Eventually found the problem - I was using NormalBayesClassifier wrong. It isn't meant to be fed dozens of HD images directly: one should first munge them using OpenCV's other algorithms.
I have ended up doing the following:
+ Crop the image down to an area which may contain the object
+ Turn image to greyscale
+ Use cv2.goodFeaturesToTrack() to collect features from the cropped area to train the classifier.
A tiny number of features works for me, perhaps because I've cropped the image right down and its fortunate enough to contain high-contrast objects that get obscured for one class.
The following code gets as much as 95% of the population correct:
#!/usr/bin/env python
# -*- coding: utf-8 -*-
import cv2
import sys, os.path, getopt
import numpy, random
def _usage():
print
print "cvbayes trainer"
print
print "Options:"
print
print "-m --ham= path to dir of ham images"

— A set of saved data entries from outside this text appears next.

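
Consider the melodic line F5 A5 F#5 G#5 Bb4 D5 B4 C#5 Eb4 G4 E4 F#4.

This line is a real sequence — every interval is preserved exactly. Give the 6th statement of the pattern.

Taking 4-note groups, the heads are F5, Bb4, Eb4: the pattern moves down a 5th.
Continuing the starts: Ab3 → Db3 → Gb2.
So cell 6 is Gb2 Bb2 G2 A2.

Gb2 Bb2 G2 A2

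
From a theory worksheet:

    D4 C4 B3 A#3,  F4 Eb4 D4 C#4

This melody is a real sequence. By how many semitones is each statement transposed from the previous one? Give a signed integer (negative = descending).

3

The 4-note cells begin on D4, F4 — each up a 3rd from the last.
Counting half-steps from D4 to F4: 3.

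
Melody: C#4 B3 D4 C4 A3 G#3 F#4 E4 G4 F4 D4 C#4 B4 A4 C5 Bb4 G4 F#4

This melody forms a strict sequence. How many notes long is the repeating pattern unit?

18 notes total. Splitting into 3 groups of 6:
C#4 B3 D4 C4 A3 G#3 | F#4 E4 G4 F4 D4 C#4 | B4 A4 C5 Bb4 G4 F#4
That's a consistent up a 4th shift per cell, and no other grouping gives one.

6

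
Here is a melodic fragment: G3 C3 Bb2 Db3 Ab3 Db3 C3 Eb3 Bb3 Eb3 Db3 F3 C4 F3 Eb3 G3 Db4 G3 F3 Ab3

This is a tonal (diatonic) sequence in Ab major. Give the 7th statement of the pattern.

F4 Bb3 Ab3 C4

With a 4-note motive the entries are G3, Ab3, Bb3, C4, Db4, each up a 2nd from the previous.
Continuing the starts: Eb4 → F4.
Statement 7 starts on F4 and keeps the same diatonic contour: F4 Bb3 Ab3 C4.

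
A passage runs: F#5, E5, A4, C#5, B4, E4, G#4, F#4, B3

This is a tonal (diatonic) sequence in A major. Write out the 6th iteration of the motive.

Taking 3-note groups, the heads are F#5, C#5, G#4: the pattern moves down a 4th.
Carrying on: D4 → A3 → E3.
So cell 6 is E3 D3 G#2.

E3 D3 G#2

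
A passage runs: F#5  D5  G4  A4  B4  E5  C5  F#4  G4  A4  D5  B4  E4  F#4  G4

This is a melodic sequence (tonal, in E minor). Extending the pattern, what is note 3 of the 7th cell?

A3

With 5-note cells, note 3 of each statement runs G4, F#4, E4.
Each moves down a 2nd. Continuing: D4 → C4 → B3 → A3.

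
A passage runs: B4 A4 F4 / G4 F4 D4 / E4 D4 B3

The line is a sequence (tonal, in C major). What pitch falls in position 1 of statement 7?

Grouping in 3s, the 1st note of each cell is B4, G4, E4.
Each moves down a 3rd. Continuing: C4 → A3 → F3 → D3.

D3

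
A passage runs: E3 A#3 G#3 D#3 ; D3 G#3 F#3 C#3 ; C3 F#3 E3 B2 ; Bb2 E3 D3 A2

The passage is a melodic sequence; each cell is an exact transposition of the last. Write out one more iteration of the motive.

Ab2 D3 C3 G2

With a 4-note motive the entries are E3, D3, C3, Bb2, each down a 2nd from the previous.
From Ab2 the exact shape gives Ab2 D3 C3 G2.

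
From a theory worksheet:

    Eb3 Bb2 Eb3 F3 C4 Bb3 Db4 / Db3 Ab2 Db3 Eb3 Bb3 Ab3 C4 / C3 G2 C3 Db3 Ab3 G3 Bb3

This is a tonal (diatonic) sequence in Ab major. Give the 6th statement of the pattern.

Unit = 7 notes; the statements start on Eb3, Db3, C3, moving down a 2nd each time.
Carrying on: Bb2 → Ab2 → G2.
From G2 the diatonic shape gives G2 Db2 G2 Ab2 Eb3 Db3 F3.

G2 Db2 G2 Ab2 Eb3 Db3 F3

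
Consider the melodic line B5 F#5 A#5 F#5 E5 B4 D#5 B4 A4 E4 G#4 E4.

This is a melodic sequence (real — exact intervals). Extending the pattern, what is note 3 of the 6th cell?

B2

With 4-note cells, note 3 of each statement runs A#5, D#5, G#4.
Each moves down a 5th. Continuing: C#4 → F#3 → B2.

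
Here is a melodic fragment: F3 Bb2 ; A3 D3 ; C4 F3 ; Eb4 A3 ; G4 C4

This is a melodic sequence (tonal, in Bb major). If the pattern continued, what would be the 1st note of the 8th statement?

Grouping in 2s, the 1st note of each cell is F3, A3, C4, Eb4, G4.
Carrying that up a 3rd forward: Bb4 → D5 → F5.

F5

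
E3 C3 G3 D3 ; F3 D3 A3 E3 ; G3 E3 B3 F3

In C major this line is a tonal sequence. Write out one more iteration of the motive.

A3 F3 C4 G3

The 4-note cells begin on E3, F3, G3 — each up a 2nd from the last.
Statement 4 starts on A3 and keeps the same diatonic contour: A3 F3 C4 G3.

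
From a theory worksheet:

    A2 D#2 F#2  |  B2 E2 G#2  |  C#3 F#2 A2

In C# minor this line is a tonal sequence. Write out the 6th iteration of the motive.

Taking 3-note groups, the heads are A2, B2, C#3: the pattern moves up a 2nd.
Carrying on: D#3 → E3 → F#3.
From F#3 the diatonic shape gives F#3 B2 D#3.

F#3 B2 D#3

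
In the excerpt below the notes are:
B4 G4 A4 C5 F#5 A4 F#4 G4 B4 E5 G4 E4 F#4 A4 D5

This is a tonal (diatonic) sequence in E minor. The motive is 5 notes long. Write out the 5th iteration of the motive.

E4 C4 D4 F#4 B4

Taking 5-note groups, the heads are B4, A4, G4: the pattern moves down a 2nd.
Extending down a 2nd: F#4 → E4.
So cell 5 is E4 C4 D4 F#4 B4.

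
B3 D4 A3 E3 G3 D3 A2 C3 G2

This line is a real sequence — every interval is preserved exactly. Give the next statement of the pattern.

Taking 3-note groups, the heads are B3, E3, A2: the pattern moves down a 5th.
So cell 4 is D2 F2 C2.

D2 F2 C2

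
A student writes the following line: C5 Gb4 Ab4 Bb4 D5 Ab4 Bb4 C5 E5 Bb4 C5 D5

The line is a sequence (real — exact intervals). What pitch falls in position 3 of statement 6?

With 4-note cells, note 3 of each statement runs Ab4, Bb4, C5.
Carrying that up a 2nd forward: D5 → E5 → F#5.

F#5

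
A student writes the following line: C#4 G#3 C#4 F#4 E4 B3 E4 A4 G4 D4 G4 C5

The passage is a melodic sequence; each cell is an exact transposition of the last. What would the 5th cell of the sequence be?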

print "-s --spam= path to dir of spam images"
print "-h --help this help text"
print "-v --verbose lots more output"
print
def _parseOpts(argv):
"""
Turn options + args into a dict of config we'll follow. Merge in default conf.
"""
try:
opts, args = getopt.getopt(argv[1:], "hm:s:v", ["help", "ham=", 'spam=', 'verbose'])
except getopt.GetoptError as err:
print(err) # will print something like "option -a not recognized"
_usage()
sys.exit(2)
optsDict = {}
for o, a in opts:
if o == "-v":
optsDict['verbose'] = True
elif o in ("-h", "--help"):
_usage()
sys.exit()
elif o in ("-m", "--ham"):
optsDict['ham'] = a
elif o in ('-s', '--spam'):
optsDict['spam'] = a
else:
assert False, "unhandled option"
for mandatory_arg in ('ham', 'spam'):
if mandatory_arg not in optsDict:
print "Mandatory argument '%s' was missing; cannot continue" % mandatory_arg
sys.exit(0)
return optsDict
class ClassifierWrapper(object):
"""
Setup and encapsulate a naive bayes classifier based on OpenCV's
NormalBayesClassifier. Presently we do not use it intelligently,
instead feeding in flattened arrays of B&W pixels.
"""
def __init__(self):
super(ClassifierWrapper,self).__init__()
self.classifier = cv2.NormalBayesClassifier()
self.data = []
self.responses = []
def _load_image_features(self, f):
image_colour = cv2.imread(f)
image_crop = image_colour[327:390, 784:926] # Use the junction boxes, luke
image_grey = cv2.cvtColor(image_crop, cv2.COLOR_BGR2GRAY)
features = cv2.goodFeaturesToTrack(image_grey, 4, 0.02, 3)
return features.flatten()
def train_from_file(self, f, cl):
features = self._load_image_features(f)
self.data.append(features)
self.responses.append(cl)
def train(self, update=False):
matrix_data = numpy.matrix( self.data ).astype('float32')
matrix_resp = numpy.matrix( self.responses ).astype('float32')
self.classifier.train(matrix_data, matrix_resp, update=update)
self.data = []
self.responses = []
def predict_from_file(self, f):
features = self._load_image_features(f)
features_matrix = numpy.matrix( [ features ] ).astype('float32')
retval, results = self.classifier.predict( features_matrix )
return results
if __name__ == "__main__":
opts = _parseOpts(sys.argv)
cw = ClassifierWrapper()
ham = os.listdir(opts['ham'])
spam = os.listdir(opts['spam'])
n_training_samples = min( [len(ham),len(spam)])
print "Will train on %d samples for equal sets" % n_training_samples
for f in random.sample(ham, n_training_samples):
img_path = os.path.join(opts['ham'], f)
print "ham: %s" % img_path
cw.train_from_file(img_path, 2)
for f in random.sample(spam, n_training_samples):
img_path = os.path.join(opts['spam'], f)
print "spam: %s" % img_path
cw.train_from_file(img_path, 1)
cw.train()
print
print
# spam dir much bigger so mostly unused, let's try predict() on all of it
print "predicting on all spam..."
n_wrong = 0
n_files = len(os.listdir(opts['spam']))
for f in os.listdir(opts['spam']):
img_path = os.path.join(opts['spam'], f)
result = cw.predict_from_file(img_path)
print "%s\t%s" % (result, img_path)
if result[0][0] == 2:
n_wrong += 1
print
print "got %d of %d wrong = %.1f%%" % (n_wrong, n_files, float(n_wrong)/n_files * 100, )
Right now I'm training it with a random subset of the spam, simply because there's much more of it and you should have a roughly equal amount of training data for each class. With better curated data (e.g. always include samples from dawn and dusk when lighting is different) it would probably be higher.
Perhaps even a NormalBayesClassifier is the wrong tool for the job and I should experiment with motion detection across consecutive frames - but at least the Internet has an example to pick apart now.